İslam dini son ilahi dindir ve İslam Peygamberi’nden –s– sonra hiç bir peygamber mebus olmamıştır, zira insanlar ebedi saadete ermek için gerekli olan en mükemmel programı son peygamberden alabilecek ve değerli bir miras gibi koruyabilecek düzeyde kemale ermiştir.

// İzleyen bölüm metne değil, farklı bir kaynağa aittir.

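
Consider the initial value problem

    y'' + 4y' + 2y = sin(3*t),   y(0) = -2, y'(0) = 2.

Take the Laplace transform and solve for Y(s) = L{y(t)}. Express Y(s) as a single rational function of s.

Y(s) = (-2*s^3 - 6*s^2 - 18*s - 51)/(s^4 + 4*s^3 + 11*s^2 + 36*s + 18)

Transform both sides with L{·}.
With L{y''} = s^2 Y - s·y(0) - y'(0) and L{y'} = sY - y(0), with y(0) = -2, y'(0) = 2: the LHS transforms to (s^2 + 4*s + 2)Y - (-2*s - 6).
The right side is L{sin(3*t)} = 3/(s^2 + 9).
So (s^2 + 4*s + 2)Y = 3/(s^2 + 9) + (-2*s - 6).
Isolate Y and clear denominators.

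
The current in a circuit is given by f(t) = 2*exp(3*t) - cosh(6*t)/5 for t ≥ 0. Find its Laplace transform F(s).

F(s) = -s/(5*(s^2 - 36)) + 2/(s - 3)

By linearity of the Laplace transform, transform each term separately.
(-1/5)·[L{cosh(6t)} = s/(s^2 - 36)]; (2)·[L{e^(3t)} = 1/(s - 3)].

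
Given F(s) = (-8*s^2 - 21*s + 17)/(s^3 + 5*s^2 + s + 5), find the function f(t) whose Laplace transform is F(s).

f(t) = 4*sin(t) - 5*cos(t) - 3*exp(-5*t)

Factor the denominator: s^3 + 5*s^2 + s + 5 = (s + 5)*(s^2 + 1).
Partial fraction decomposition gives [-3/(s + 5)] + [-5*s/(s^2 + 1)] + [4/(s^2 + 1)].
Invert each term: -3/(s + 5) ↔ -3e^(-5t); -5·s/(s^2 + 1) ↔ -5cos(t); 4·1/(s^2 + 1) ↔ 4sin(t).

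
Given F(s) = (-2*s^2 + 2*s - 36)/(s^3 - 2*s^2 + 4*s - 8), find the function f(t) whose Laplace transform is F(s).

f(t) = -5*exp(2*t) + 4*sin(2*t) + 3*cos(2*t)

Factor the denominator: s^3 - 2*s^2 + 4*s - 8 = (s - 2)*(s^2 + 4).
Partial fraction decomposition gives [-5/(s - 2)] + [3*s/(s^2 + 4)] + [8/(s^2 + 4)].
Invert each term: -5/(s - 2) ↔ -5e^(2t); 3·s/(s^2 + 4) ↔ 3cos(2t); 4·2/(s^2 + 4) ↔ 4sin(2t).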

Son ilahi peygamber de önceki peygamberler gibi Allah’ın kullarından bir kuldu ve diğer insanlar gibi bir süre fani dünyada yaşadıktan sonra ahiret alemine göç etti. Ancak İslam tealiminin insanların yeryüzünde yaşadığı son güne kadar hayatta kalması gerekirdi. İslam Peygamberi’nin –s– pak hanedanından 12 masum imamın –s– nurani varlğı İslam zuhur ettikten sonra geçen ilk iki yüzyılda bu semavi dinin fidanının gelişmesine ve türlü yıkıcı fırtınalardan ve nifaklardan sağ kurtulmasına vesile oldu. Ancak beşeriyet alemi son semavi dini korumak için 11 masum imamın canı pahası gibi çok ağır bir bedel ödedi.

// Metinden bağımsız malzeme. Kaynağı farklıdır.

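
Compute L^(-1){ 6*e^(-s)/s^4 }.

The factor e^(-s) signals a time shift by c = 1 (second shifting theorem).
L{t^3} = 3!/s^4 = 6/s^4, so L^-1{6/s^4} = t^3.
Hence the inverse is u(t - 1) times that function evaluated at t - 1.

Heaviside(t - 1)*((t - 1)^3)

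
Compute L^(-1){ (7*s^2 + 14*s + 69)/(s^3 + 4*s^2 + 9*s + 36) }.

Factor the denominator: s^3 + 4*s^2 + 9*s + 36 = (s + 4)*(s^2 + 9).
Partial fraction decomposition gives [5/(s + 4)] + [2*s/(s^2 + 9)] + [6/(s^2 + 9)].
Invert each term: 5/(s + 4) ↔ 5e^(-4t); 2·s/(s^2 + 9) ↔ 2cos(3t); 2·3/(s^2 + 9) ↔ 2sin(3t).

2*sin(3*t) + 2*cos(3*t) + 5*exp(-4*t)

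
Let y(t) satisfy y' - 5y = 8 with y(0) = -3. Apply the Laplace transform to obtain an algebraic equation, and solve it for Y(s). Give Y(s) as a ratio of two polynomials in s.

Apply the Laplace transform to the equation.
The derivative rules (L{y'} = sY - y(0) = sY - (-3)) turn the left side into (s - 5)Y - (-3).
The right side is L{8} = 8/s.
So (s - 5)Y = 8/s + (-3).
Divide through and combine into a single rational function.

Y(s) = (-3*s + 8)/(s^2 - 5*s)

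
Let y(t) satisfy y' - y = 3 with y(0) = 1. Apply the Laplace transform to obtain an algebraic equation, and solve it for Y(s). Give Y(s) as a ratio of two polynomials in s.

Y(s) = (s + 3)/(s^2 - s)

Laplace-transform each side.
The derivative rules (L{y'} = sY - y(0) = sY - 1) turn the left side into (s - 1)Y - (1).
The right side is L{3} = 3/s.
So (s - 1)Y = 3/s + (1).
Isolate Y and clear denominators.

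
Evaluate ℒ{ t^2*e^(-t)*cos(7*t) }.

2*(s + 1)*(s^2 + 2*s - 146)/(s^2 + 2*s + 50)^3

L{cos(7t)} = s/(s^2 + 49).
Multiplying by e^(-t) shifts s → s + 1, so L{e^(-t)*cos(7*t)} = (s + 1)/((s + 1)^2 + 49).
Then apply L{t^2·g(t)} = (-1)^2 d^2/ds^2[G(s)] with G(s) = (s + 1)/((s + 1)^2 + 49):
differentiating 2 times and applying the sign gives 2*(s + 1)*(s^2 + 2*s - 146)/(s^2 + 2*s + 50)^3.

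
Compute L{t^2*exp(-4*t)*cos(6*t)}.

2*(s + 4)*(s^2 + 8*s - 92)/(s^2 + 8*s + 52)^3

L{cos(6t)} = s/(s^2 + 36).
Multiplying by e^(-4t) shifts s → s + 4, so L{exp(-4*t)*cos(6*t)} = (s + 4)/((s + 4)^2 + 36).
Then apply L{t^2·g(t)} = (-1)^2 d^2/ds^2[G(s)] with G(s) = (s + 4)/((s + 4)^2 + 36):
differentiating 2 times and applying the sign gives 2*(s + 4)*(s^2 + 8*s - 92)/(s^2 + 8*s + 52)^3.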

Öte yandan 12. İmam –s– yüce Allah’ın iradesi ile halkın gözünden gayboldu ve böylece sadece insanlar değil, aynı zamanda varlık aleminin onun emsalsiz varlığı sayesinde ayakta kaldı ve aynı zamanda değerli canı da namertlerden korunmuş oldu.

Rivayetlere göre Hz. Mehdi’nin –s– gaybetinin sebebi ilahi sırlardan biridir ve ancak o hazret zuhur ettikten sonra aşikar olacaktır. Ancak bu arada halkın anlayabileceği bazı delillere rivayetlerde işaret edilmiştir. Bu delillere halkın sınanması, ilahi olmayan hükümetlerin insan saadetini temin etmekte acizliğinin ortaya çıkması, insanların yetiştirilmesi, alemin bekası için bir aracı olarak imamın korunması, dünyanın ilahi adalet hükümetinin inşa edilmesi için hazırlanması gibi delilleri örnek göstermek mümkün.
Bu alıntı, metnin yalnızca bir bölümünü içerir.